O vácuo deixado pela partida de Lugh durou apenas um suspiro. Diante de Fausto, Gogenar flutuava, a túnica espectral ondulando em uma brisa de energia pura. Não havia mais palavras de ódio, era apenas o reconhecimento silencioso de que a maior lição de suas vidas seria escrita em sangue e éter.
A batalha começou sem gestos. Fausto apenas desejou, e o mundo obedeceu.
— Ignis Gehenna! — bradou Fausto.
Esferas de fogo negro, densas como estrelas em colapso, brotaram do nada e avançaram como meteoros. O calor era tão intenso que o gelo da Antártica abaixo deles sublimou instantaneamente, criando um abismo de névoa. Gogenar, porém, não piscou. Seus dedos dançaram no ar, traçando geometrias perfeitas.
— Cocytus Absolute! — respondeu o espectro.
O ar cristalizou-se. Glaciares de gelo arcano, infundidos com o conceito do zero absoluto, ergueram-se para interceptar as chamas. O choque entre o calor primordial e o frio eterno gerou uma explosão de vapor que rasgou as nuvens, criando um vácuo de pressão que poderia esmagar cidades.
Fausto, percebendo que Gogenar estava antecipando cada feitiço clássico, sorriu com uma melancolia feroz.
— Você sempre foi um aluno excelente, Gogen. Mas eu nunca gostei de seguir o livro não e mesmo?.
Fausto rompeu a barreira de vapor. Ele não disparou mais magia, ele a vestiu. Sua Aura violácea condensou-se ao redor de seus punhos e pernas, transformando-o em um projétil de energia bruta. Ele encurtou a distância em um microssegundo.
Gogenar surpreendeu ao não recuar. O Rei da Magia converteu seus círculos mágicos em escudos de pulso e lâminas de prana, entrando em um duelo corpo a corpo que desafiava a física. Chutes que rachavam o espaço e socos que faziam o tempo oscilar foram trocados. Gogenar lutava com a precisão de um gênio que estudara cada fibra do combate, mas Fausto... Fausto lutava com a intuição de quem criara a própria fibra e se adaptava ao existir.
Se Gogenar era o gênio de um milhão de anos, Fausto era o ponto fora da curva da história universal. Com um movimento que mesclava artes marciais abissais e transmutação instantânea, Fausto atravessou a guarda de Gogenar, atingindo seu plexo e descarregando uma pulsação de energia que desintegrou os circuitos mágicos do espectro.
Gogenar caiu lentamente, sua forma etérea tornando-se transparente. Fausto aproximou-se e tocou sua testa.
— Descanse, meu amigo. O seu deus finalmente retornou
A alma de Gogenar foi colhida, desfazendo-se em luz azul que foi absorvida pelo peito de Fausto. O silêncio voltou à Antártica, pesado e frio.

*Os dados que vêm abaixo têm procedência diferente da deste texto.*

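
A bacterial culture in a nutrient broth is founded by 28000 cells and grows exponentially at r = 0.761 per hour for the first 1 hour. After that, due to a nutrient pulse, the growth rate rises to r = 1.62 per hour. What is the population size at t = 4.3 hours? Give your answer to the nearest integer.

Phase 1: N(1) = 28000·e^(0.761×1) = 28000·e^0.761 = 59931.6.
Phase 2 runs for 4.3 − 1 = 3.3 hours at r = 1.62.
N(4.3) = 59931.6·e^(1.62×3.3) = 59931.6·e^5.346 = 1.257171×10^7.

12571712 cells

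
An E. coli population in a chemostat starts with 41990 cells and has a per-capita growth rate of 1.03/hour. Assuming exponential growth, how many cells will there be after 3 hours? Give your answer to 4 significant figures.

922800 cells

N(t) = N₀·e^(rt) = 41990 × e^(1.03×3) = 41990 × e^3.09.
e^3.09 ≈ 21.977, so N ≈ 41990 × 21.977 = 922818.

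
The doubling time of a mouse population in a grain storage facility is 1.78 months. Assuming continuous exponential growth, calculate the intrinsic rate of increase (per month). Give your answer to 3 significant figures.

0.389 per month

r = ln(2)/t_d = 0.6931/1.78 = 0.38941.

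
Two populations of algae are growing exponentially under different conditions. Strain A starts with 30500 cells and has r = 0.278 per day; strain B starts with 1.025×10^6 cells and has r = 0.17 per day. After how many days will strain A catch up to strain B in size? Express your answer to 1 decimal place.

32.5 days

Set 30500·e^(0.278t) = 1.025×10^6·e^(0.17t).
e^((0.278 − 0.17)t) = 1.025×10^6/30500 → e^(0.108·t) = 33.607.
0.108·t = ln(33.607) = 3.5147, so t = 3.5147/0.108 = 32.544.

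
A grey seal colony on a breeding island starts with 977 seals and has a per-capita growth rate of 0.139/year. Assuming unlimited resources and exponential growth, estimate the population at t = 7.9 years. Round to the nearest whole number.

N(t) = N₀·e^(rt) = 977 × e^(0.139×7.9) = 977 × e^1.098.
e^1.098 ≈ 2.9985, so N ≈ 977 × 2.9985 = 2929.5.

2929 seals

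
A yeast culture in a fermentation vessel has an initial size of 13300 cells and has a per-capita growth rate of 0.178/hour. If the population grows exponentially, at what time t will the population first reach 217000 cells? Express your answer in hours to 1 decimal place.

15.7 hours

Set N₀·e^(rt) = 217000: e^(0.178·t) = 217000/13300 = 16.316.
0.178·t = ln(16.316) = 2.7921, so t = 2.7921/0.178 = 15.686.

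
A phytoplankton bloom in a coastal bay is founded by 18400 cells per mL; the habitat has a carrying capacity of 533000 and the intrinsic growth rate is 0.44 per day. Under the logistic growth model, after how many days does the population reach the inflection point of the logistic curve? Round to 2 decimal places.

7.57 days

Logistic growth is fastest at N = K/2 = 266500.
A = (K − N₀)/N₀ = 27.967. Set K/(1 + A·e^(−rt)) = K/2 → A·e^(−rt) = 1.
e^(−0.44t) = 1/27.967 = 0.0357559, so t = ln(27.967)/0.44 = 3.331/0.44 = 7.5705.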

Fausto virou-se, seus olhos opacos brilhando com uma fúria fria. Ele apontou o dedo para a irmã, que observava tudo de cima de um rochedo de gelo.
— Lilith. Acabou o teatro. Agora, somos só você, eu e o sangue da nossa linhagem que está prestes a ser derramado nesse gelo.
Lilith soltou uma risada melodiosa, mas seus olhos não sorriam.
— Você sempre foi impaciente, Fausto. Mas esqueceu que eu sempre tenho contra medidas?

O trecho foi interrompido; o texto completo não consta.